On the other hand, it does pose some new challenges. Currently, third-party delivery makes up about two percent of restaurant sales, Anton said.

Eventually, however, the association predicts it could make up 40 percent of sales. That could cause a major disruption in the way restaurants operate.

Customer flow is one problem, Anton said. Restaurants have to figure out how they’re going to fit in incoming to-go orders if they already have a full dining room and backed-up kitchen. Some restaurants might choose not to take to-go orders during rush times.

Other restaurants might choose to forgo the dining area entirely and only serve to-go orders.
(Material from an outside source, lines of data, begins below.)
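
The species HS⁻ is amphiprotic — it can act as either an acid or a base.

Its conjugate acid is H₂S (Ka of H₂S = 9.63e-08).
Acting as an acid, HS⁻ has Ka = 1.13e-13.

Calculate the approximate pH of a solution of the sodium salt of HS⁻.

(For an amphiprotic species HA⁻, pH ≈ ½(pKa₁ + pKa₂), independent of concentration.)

pKa₁ = -log(9.63e-08) = 7.02; pKa₂ = -log(1.13e-13) = 12.95. For an amphiprotic species, pH ≈ ½(pKa₁ + pKa₂) = ½(7.02 + 12.95) = 9.98.

pH = 9.98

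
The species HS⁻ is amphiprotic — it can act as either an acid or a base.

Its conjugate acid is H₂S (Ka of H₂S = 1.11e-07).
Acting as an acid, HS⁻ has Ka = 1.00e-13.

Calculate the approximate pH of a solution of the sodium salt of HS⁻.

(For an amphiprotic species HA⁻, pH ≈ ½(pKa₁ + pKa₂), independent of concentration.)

pKa₁ = -log(1.11e-07) = 6.95; pKa₂ = -log(1.00e-13) = 13.00. For an amphiprotic species, pH ≈ ½(pKa₁ + pKa₂) = ½(6.95 + 13.00) = 9.98.

pH = 9.98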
The other thing restaurants should be concerned about is packaging and food quality.

“If we’re really honest,” Anton said, “a great piece of Alaska salmon was not meant to sit in recycled cardboard for 25 minutes and still taste great.”

Anton said new packaging could help, but it’s another thing restaurants need to figure out as third-party delivery continues to grow.

Richard van Dommelen, owner of the Jeckyl and Hyde barbeque and pizza restaurant in Bellingham, said there are pros and cons to third party delivery.

“It’s fast for the customer. They can order from home,” van Dommelen said. “It’s convenient for them. It’s revenue for us.”

If it’s a busy night, however, some delivery customers might have to wait a while before getting their food, which could cause frustration, he said.

He also worries that the quality of food degrades as it travels to the customer.

“You’re not going to get the top of the line quality all the time as something’s getting cold as it’s being delivered,” he said.

On the plus side, he said the delivery services have helped spread the word about his restaurant.

He has seen who hadn’t heard about the restaurant, saw it on the delivery app, and became regular walk-in customers.

“I would say, yes, it’s a great marketing tool,” he said.